Juste en passant, j’apprends que le Front de Gauche de Sevran souhaite « éradiquer la drogue et les trafics ». Il faut préciser que Stéphane Gattignon, le maire du patelin, est un partisan de l’assouplissement de la règlementation sur le teuteu, ce qui est encore la politique la moins stupide après la légalisation. Et qu’il y a des élections municipales en 2014. Et je peine à m’imaginer comment les dévots de Marx et Mélanchon, avec leurs petits bras, vont démanteler les réseaux et l’économie souterraine qui mine de rien permettent à pas mal de monde de bouffer dans ce qu’on appelle hypocritement les « cités sensibles ».

Le FDG reconnaît lui-même que « le commerce et la consommation de drogues prennent racine dans la crise économique » (un peu comme la violence à l’école, d’ailleurs). Je chipote un peu en remplaçant crise économique par précarité, parce que même avant la crise il y avait déjà des pauvres. Mais alors pourquoi s’attaquer aux effets et pas à la cause? Et pourquoi mettre toutes les drogues dans le même panier dans un élan de populisme qui n’est pas sans rappeler Poujade au mieux de sa forme? Est-ce que le Front de Gauche n’a rien trouvé de mieux à faire que de copier les méthodes Marine Le Pen pour lui piquer des électeurs, alors que sur le même tract, on trouve de bonnes idées?

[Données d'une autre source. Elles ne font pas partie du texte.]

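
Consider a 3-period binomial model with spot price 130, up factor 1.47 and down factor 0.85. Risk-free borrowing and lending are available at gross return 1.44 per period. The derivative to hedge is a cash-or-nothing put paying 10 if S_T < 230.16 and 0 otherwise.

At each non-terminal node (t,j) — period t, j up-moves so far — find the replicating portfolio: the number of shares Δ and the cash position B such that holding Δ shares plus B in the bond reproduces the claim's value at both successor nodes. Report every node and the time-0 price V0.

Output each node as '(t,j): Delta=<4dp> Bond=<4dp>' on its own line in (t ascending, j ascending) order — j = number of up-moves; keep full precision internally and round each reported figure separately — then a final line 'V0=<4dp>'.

(0,0): Delta=-0.0055 Bond=0.7391
(1,0): Delta=-0.0965 Bond=11.1142
(1,1): Delta=-0.0028 Bond=0.5533
(2,0): Delta=0.0000 Bond=6.9444
(2,1): Delta=-0.0993 Bond=16.4651
(2,2): Delta=0.0000 Bond=0.0000
V0=0.0228

Risk-neutral probability p* = (R−d)/(u−d) = (1.44−0.85)/(1.47−0.85) = 0.9516.
Terminal values V(3,·): V(3,0)=10.0000, V(3,1)=10.0000, V(3,2)=0.0000, V(3,3)=0.0000
Node (2,0) S=93.9250: V=(p*·10.0000+(1−p*)·10.0000)/1.44=6.9444; Δ=(10.0000−10.0000)/(138.0697−79.8362)=0.0000; B=V−Δ·S=6.9444
Node (2,1) S=162.4350: V=(p*·0.0000+(1−p*)·10.0000)/1.44=0.3360; Δ=(0.0000−10.0000)/(238.7794−138.0697)=-0.0993; B=V−Δ·S=16.4651
Node (2,2) S=280.9170: V=(p*·0.0000+(1−p*)·0.0000)/1.44=0.0000; Δ=(0.0000−0.0000)/(412.9480−238.7794)=0.0000; B=V−Δ·S=0.0000
Node (1,0) S=110.5000: V=(p*·0.3360+(1−p*)·6.9444)/1.44=0.4554; Δ=(0.3360−6.9444)/(162.4350−93.9250)=-0.0965; B=V−Δ·S=11.1142
Node (1,1) S=191.1000: V=(p*·0.0000+(1−p*)·0.3360)/1.44=0.0113; Δ=(0.0000−0.3360)/(280.9170−162.4350)=-0.0028; B=V−Δ·S=0.5533
Node (0,0) S=130.0000: V=(p*·0.0113+(1−p*)·0.4554)/1.44=0.0228; Δ=(0.0113−0.4554)/(191.1000−110.5000)=-0.0055; B=V−Δ·S=0.7391
Root portfolio cost Δ·130+B reproduces V0=0.0228.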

Chères lectrices, chers lecteurs, si à la prochaine insurrection (celle qu’on nous promet tous les ans en mai, celle qui vient mais qu’on ne voit toujours pas venir), il faut y aller en écoutant la bande à Sirkis et en étant sobres comme des chameaux, et bien je vais vite redevenir pape. Alors qu’un bon petit Nine Inch Nails sous LSD, ça, ça aurait de la gueule.